Подумав, невестка решилась:

— Поехали!

И точно — утром, с рассветом, обе женщины скорее-скорее собрались. Вот уже влажная от росы электричка везет их в Москву. По дороге дочитывают правило. Отец Василий — у аналоя, встретил обеих — как будто сто лет знал. Пригласил невестку Веры. А та вдруг начала рыдать — просто как гроза летом, на весь храм; дрожит, кается, винится. И у Веры в ушах ее, вечное: да что ж я такая, Господи, что ж я такая…

Счастье — в истине, а истина — Христос

Причастившись, невестка успокоилась. А Вера поняла, что стала свидетельницей чуда. Что сама избежала смертной опасности и возле нее спаслась человеческая душа. Конечно, не своими силами избежала, а помощью Божией и молитвами отца Василия… Да, молитвами отца Василия… Угодник он Божий, вот что…

С тех пор Вера утвердилась в мнении, что именно отец Василий — ее настоящий духовный отец. Снова отросли подрезанные было крылья. И Вера уже точно знала, к чему дальше стремиться — к жизни по заповедям Христовым. А это уже жизнь монашеская.
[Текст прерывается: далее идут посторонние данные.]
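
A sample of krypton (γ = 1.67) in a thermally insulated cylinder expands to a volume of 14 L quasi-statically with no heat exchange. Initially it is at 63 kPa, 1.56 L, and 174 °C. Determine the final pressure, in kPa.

P₂ ≈ 1.61 kPa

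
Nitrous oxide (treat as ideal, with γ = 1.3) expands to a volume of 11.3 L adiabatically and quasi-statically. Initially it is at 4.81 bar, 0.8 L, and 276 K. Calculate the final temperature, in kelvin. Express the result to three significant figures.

T₂ ≈ 125 K

For a reversible adiabat TV^(γ−1) is constant, so T₂ = T₁ (V₁/V₂)^(γ−1).
T₂ = 276 × (0.8/11.3)^(0.3) = 124.7 K.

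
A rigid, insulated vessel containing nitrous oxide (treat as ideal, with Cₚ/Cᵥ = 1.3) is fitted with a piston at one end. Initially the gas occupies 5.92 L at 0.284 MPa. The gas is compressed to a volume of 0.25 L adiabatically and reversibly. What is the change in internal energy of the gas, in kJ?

P₂ = P₁(V₁/V₂)^γ = 0.284×(5.92/0.25)^(1.3) = 17.38 MPa.
For a reversible adiabat, W_by_gas = (P₁V₁ − P₂V₂)/(γ−1).
W_by = (284000×0.00592 − 1.738×10^7×0.00025) / (0.3) = -8878 J.
Q = 0 ⇒ ΔU = −W_by = 8878 J.

ΔU ≈ 8.88 kJ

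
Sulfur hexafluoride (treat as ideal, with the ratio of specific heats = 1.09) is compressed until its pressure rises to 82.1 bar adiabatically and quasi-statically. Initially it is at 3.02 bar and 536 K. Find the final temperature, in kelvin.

T₂ ≈ 704 K

Adiabatic: T₂/T₁ = (P₂/P₁)^((γ−1)/γ).
T₂ = 536 × (82.1/3.02)^(0.0826) = 704 K.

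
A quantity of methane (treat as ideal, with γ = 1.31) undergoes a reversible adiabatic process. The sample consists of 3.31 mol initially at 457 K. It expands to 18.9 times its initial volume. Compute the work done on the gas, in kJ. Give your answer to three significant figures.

W ≈ -24.3 kJ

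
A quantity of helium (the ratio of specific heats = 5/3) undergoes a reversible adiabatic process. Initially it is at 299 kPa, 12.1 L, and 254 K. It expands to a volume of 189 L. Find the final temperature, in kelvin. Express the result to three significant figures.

Adiabatic: T₁V₁^(γ−1) = T₂V₂^(γ−1) ⇒ T₂ = T₁ (V₁/V₂)^(γ−1).
T₂ = 254 × (12.1/189)^(2/3) = 40.65 K.

T₂ ≈ 40.6 K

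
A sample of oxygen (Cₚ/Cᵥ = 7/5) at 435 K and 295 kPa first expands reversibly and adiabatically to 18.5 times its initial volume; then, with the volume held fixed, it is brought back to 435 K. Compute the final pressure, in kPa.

P₃ ≈ 15.9 kPa

Adiabatic step (PV^γ = const): P₂ = 295×(1/18.5)^(7/5) = 4.963 kPa; T₂ = 435×(1/18.5)^(2/5) = 135.4 K.
Isochoric: P₃ = P₂(T₃/T₂) = 4.963 × (435/135.4) = 15.95 kPa.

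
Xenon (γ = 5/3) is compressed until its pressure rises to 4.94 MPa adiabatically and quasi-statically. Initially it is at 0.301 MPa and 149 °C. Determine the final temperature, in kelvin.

T₂ ≈ 1290 K

Adiabatic: T₂/T₁ = (P₂/P₁)^((γ−1)/γ).
T₁ = 149 °C = 422.1 K.
T₂ = 422.1 × (4.94/0.301)^(2/5) = 1293 K.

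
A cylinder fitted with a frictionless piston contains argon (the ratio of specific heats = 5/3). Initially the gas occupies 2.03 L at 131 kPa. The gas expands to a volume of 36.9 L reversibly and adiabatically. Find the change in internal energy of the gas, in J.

ΔU ≈ -341 J

P₂ = P₁(V₁/V₂)^γ = 131×(2.03/36.9)^(5/3) = 1.042 kPa.
For a reversible adiabat, W_by_gas = (P₁V₁ − P₂V₂)/(γ−1).
W_by = (131000×0.00203 − 1042×0.0369) / (2/3) = 341.2 J.
Q = 0 ⇒ ΔU = −W_by = -341.2 J.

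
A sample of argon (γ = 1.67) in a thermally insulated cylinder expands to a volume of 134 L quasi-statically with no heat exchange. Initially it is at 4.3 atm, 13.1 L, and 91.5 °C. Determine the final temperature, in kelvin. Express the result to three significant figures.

T₂ ≈ 76.8 K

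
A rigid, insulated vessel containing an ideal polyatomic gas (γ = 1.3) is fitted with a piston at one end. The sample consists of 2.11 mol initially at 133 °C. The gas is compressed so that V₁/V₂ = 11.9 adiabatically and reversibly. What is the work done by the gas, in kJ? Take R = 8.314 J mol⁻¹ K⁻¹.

For a reversible adiabat TV^(γ−1) is constant, so T₂ = T₁ (V₁/V₂)^(γ−1).
T₁ = 133 °C = 406.1 K.
T₂ = 406.1 × 11.9^(0.3) = 853.8 K.
Q = 0, so ΔU = W_on_gas = nCᵥΔT with Cᵥ = R/(γ−1) = 27.71 J/(mol·K).
ΔU = 2.11 × 27.71 × (853.8 − 406.1) = 26180 J.
Work done by the gas = −ΔU = -26180 J.

W ≈ -26.2 kJ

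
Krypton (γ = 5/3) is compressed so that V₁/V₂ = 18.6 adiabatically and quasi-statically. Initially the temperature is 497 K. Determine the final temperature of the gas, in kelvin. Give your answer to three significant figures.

For a reversible adiabat TV^(γ−1) is constant, so T₂ = T₁ (V₁/V₂)^(γ−1).
T₂ = 497 × 18.6^(2/3) = 3489 K.

T₂ ≈ 3490 K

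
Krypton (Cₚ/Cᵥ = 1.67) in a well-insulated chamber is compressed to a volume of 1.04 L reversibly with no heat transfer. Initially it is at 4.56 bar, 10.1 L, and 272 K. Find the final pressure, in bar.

P₂ ≈ 203 bar

Adiabatic: P₁V₁^γ = P₂V₂^γ ⇒ P₂ = P₁ (V₁/V₂)^γ.
P₂ = 4.56 × (10.1/1.04)^(1.67) = 203.1 bar.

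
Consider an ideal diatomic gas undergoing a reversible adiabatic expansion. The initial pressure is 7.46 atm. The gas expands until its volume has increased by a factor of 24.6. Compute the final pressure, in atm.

P₂ ≈ 0.0842 atm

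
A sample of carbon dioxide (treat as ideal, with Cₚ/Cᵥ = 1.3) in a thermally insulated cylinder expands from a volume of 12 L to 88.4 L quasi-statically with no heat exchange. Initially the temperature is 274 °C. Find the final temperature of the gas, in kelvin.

T₂ ≈ 301 K

For a reversible adiabat TV^(γ−1) is constant, so T₂ = T₁ (V₁/V₂)^(γ−1).
T₁ = 274 °C = 547.1 K.
T₂ = 547.1 × (12/88.4)^(0.3) = 300.6 K.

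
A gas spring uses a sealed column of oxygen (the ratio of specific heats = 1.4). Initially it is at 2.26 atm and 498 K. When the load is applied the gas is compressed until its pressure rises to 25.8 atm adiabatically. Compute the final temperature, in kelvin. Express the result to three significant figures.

Along an adiabat T P^((1−γ)/γ) is constant, so T₂ = T₁ (P₂/P₁)^((γ−1)/γ).
T₂ = 498 × (25.8/2.26)^(0.286) = 998.6 K.

T₂ ≈ 999 K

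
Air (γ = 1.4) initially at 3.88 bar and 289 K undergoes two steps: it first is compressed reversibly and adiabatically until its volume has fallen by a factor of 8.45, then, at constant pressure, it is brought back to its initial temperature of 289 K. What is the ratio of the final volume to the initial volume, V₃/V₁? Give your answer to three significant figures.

Adiabatic step: V₂/V₁ = 0.1183; T₂ = T₁·8.45^(0.4) = 678.6 K.
Isobaric step: V₃/V₂ = T₃/T₂ = 289/678.6.
V₃/V₁ = (V₂/V₁)(V₃/V₂) = 0.1183 × (289/678.6) = 0.0504.

V₃/V₁ ≈ 0.0504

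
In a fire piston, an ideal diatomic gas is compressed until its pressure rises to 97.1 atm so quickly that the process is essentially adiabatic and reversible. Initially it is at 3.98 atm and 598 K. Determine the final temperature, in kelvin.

T₂ ≈ 1490 K

Adiabatic: T₂/T₁ = (P₂/P₁)^((γ−1)/γ).
For a diatomic ideal gas γ = 7/5, so (γ−1)/γ = 2/7.
T₂ = 598 × (97.1/3.98)^(2/7) = 1490 K.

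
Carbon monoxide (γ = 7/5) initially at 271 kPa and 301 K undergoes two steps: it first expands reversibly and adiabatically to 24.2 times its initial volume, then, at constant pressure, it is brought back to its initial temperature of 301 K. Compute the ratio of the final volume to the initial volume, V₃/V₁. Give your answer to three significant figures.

Adiabatic step: V₂/V₁ = 24.2; T₂ = T₁·(1/24.2)^(2/5) = 84.15 K.
Isobaric step: V₃/V₂ = T₃/T₂ = 301/84.15.
V₃/V₁ = (V₂/V₁)(V₃/V₂) = 24.2 × (301/84.15) = 86.56.

V₃/V₁ ≈ 86.6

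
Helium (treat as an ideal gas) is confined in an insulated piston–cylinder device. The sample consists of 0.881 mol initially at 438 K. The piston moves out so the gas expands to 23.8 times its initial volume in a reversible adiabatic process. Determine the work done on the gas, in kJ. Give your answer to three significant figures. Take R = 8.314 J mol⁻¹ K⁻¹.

W ≈ -4.23 kJ

Adiabatic: T₁V₁^(γ−1) = T₂V₂^(γ−1) ⇒ T₂ = T₁ (V₁/V₂)^(γ−1).
γ = 5/3 for a monatomic ideal gas, so γ−1 = 2/3.
T₂ = 438 × (1/23.8)^(2/3) = 52.94 K.
Q = 0, so ΔU = W_on_gas = nCᵥΔT with Cᵥ = R/(γ−1) = 12.47 J/(mol·K).
ΔU = 0.881 × 12.47 × (52.94 − 438) = -4231 J.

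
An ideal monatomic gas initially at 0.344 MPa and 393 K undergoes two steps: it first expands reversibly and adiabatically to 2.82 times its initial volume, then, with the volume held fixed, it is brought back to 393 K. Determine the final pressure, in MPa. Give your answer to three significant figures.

For a monatomic ideal gas γ = 5/3.
Adiabatic step (PV^γ = const): P₂ = 0.344×(1/2.82)^(5/3) = 0.06111 MPa; T₂ = 393×(1/2.82)^(2/3) = 196.9 K.
Isochoric: P₃ = P₂(T₃/T₂) = 0.06111 × (393/196.9) = 0.122 MPa.

P₃ ≈ 0.122 MPa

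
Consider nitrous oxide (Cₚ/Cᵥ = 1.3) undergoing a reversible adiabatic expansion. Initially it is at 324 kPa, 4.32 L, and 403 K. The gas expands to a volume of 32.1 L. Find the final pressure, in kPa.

Adiabatic: P₁V₁^γ = P₂V₂^γ ⇒ P₂ = P₁ (V₁/V₂)^γ.
P₂ = 324 × (4.32/32.1)^(1.3) = 23.89 kPa.

P₂ ≈ 23.9 kPa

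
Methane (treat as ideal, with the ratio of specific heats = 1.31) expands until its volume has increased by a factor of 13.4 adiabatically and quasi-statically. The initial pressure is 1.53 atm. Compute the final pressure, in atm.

Adiabatic: P₁V₁^γ = P₂V₂^γ ⇒ P₂ = P₁ (V₁/V₂)^γ.
P₂ = 1.53 × (1/13.4)^(1.31) = 0.05107 atm.

P₂ ≈ 0.0511 atm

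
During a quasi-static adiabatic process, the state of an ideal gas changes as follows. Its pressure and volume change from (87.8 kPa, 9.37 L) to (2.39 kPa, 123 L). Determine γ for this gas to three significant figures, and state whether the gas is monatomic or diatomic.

PV^γ = const ⇒ γ = ln(P₂/P₁) / ln(V₁/V₂).
γ = ln(2.39/87.8) / ln(9.37/123) = 1.4.
γ ≈ 1.40 is close to 7/5, so the gas is diatomic.

γ ≈ 1.40; diatomic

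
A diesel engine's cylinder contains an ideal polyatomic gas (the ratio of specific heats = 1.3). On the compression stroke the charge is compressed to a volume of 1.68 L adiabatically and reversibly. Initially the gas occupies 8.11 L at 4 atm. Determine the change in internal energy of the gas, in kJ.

ΔU ≈ 6.61 kJ

P₂ = P₁(V₁/V₂)^γ = 4×(8.11/1.68)^(1.3) = 30.97 atm.
For a reversible adiabat, W_by_gas = (P₁V₁ − P₂V₂)/(γ−1).
W_by = (405300×0.00811 − 3.138×10^6×0.00168) / (0.3) = -6614 J.
Q = 0 ⇒ ΔU = −W_by = 6614 J.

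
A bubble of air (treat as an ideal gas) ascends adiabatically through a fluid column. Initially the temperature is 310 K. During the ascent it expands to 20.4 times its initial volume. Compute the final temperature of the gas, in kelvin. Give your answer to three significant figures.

For a reversible adiabat TV^(γ−1) is constant, so T₂ = T₁ (V₁/V₂)^(γ−1).
For a diatomic ideal gas γ = 7/5, so γ−1 = 2/5.
T₂ = 310 × (1/20.4)^(2/5) = 92.79 K.

T₂ ≈ 92.8 K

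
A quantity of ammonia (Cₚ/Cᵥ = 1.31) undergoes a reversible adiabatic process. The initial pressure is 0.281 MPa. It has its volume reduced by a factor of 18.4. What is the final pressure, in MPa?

P₂ ≈ 12.8 MPa

Since PV^γ is constant along a reversible adiabat, P₂ = P₁ (V₁/V₂)^γ.
P₂ = 0.281 × 18.4^(1.31) = 12.75 MPa.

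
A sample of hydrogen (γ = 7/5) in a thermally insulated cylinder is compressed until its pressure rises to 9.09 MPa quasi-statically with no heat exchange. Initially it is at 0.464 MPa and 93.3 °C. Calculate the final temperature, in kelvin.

T₂ ≈ 857 K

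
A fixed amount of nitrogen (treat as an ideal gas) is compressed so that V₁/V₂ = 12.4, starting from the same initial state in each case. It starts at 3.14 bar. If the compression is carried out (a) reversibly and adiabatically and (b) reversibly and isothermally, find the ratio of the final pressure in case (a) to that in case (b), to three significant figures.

For a diatomic ideal gas γ = 7/5.
Isothermal: P_b = P₁(V₁/V₂) = 3.14×12.4.
Adiabatic: P_a = P₁(V₁/V₂)^γ = 3.14×12.4^(7/5).
P_a/P_b = (V₁/V₂)^(γ−1) = 12.4^(2/5) = 2.738.

P_adiabatic / P_isothermal ≈ 2.74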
Однако путь был достаточно долгим. С моменты обретения духовного отца до пострига прошло более 10 лет. Монашество — ближе к Истине. Говорят — истина в счастье. Да, Вера теперь была счастлива, хотя руководство отца Василия показалось ей строгим и тяжелым. Но ведь счастье — в истине, а истина — Христос.

Примечание: отец Василий (Серебренников) — московский старец, протоиерей, 1906–1996. Отличался любовью к монашеской аскетике и тонким знанием человеческой души.

Монахиня Ермогена (Вера Сергеевна Заломова). Родилась в 1905 году, постриг приняла в 1970 году. Скончалась 31 марта 1988. С пятидесятых была верной помощницей и опорой отцу Василию Серебренникову. Отец Василий свидетельствовал о ее любви ко Христу и духовной крепости.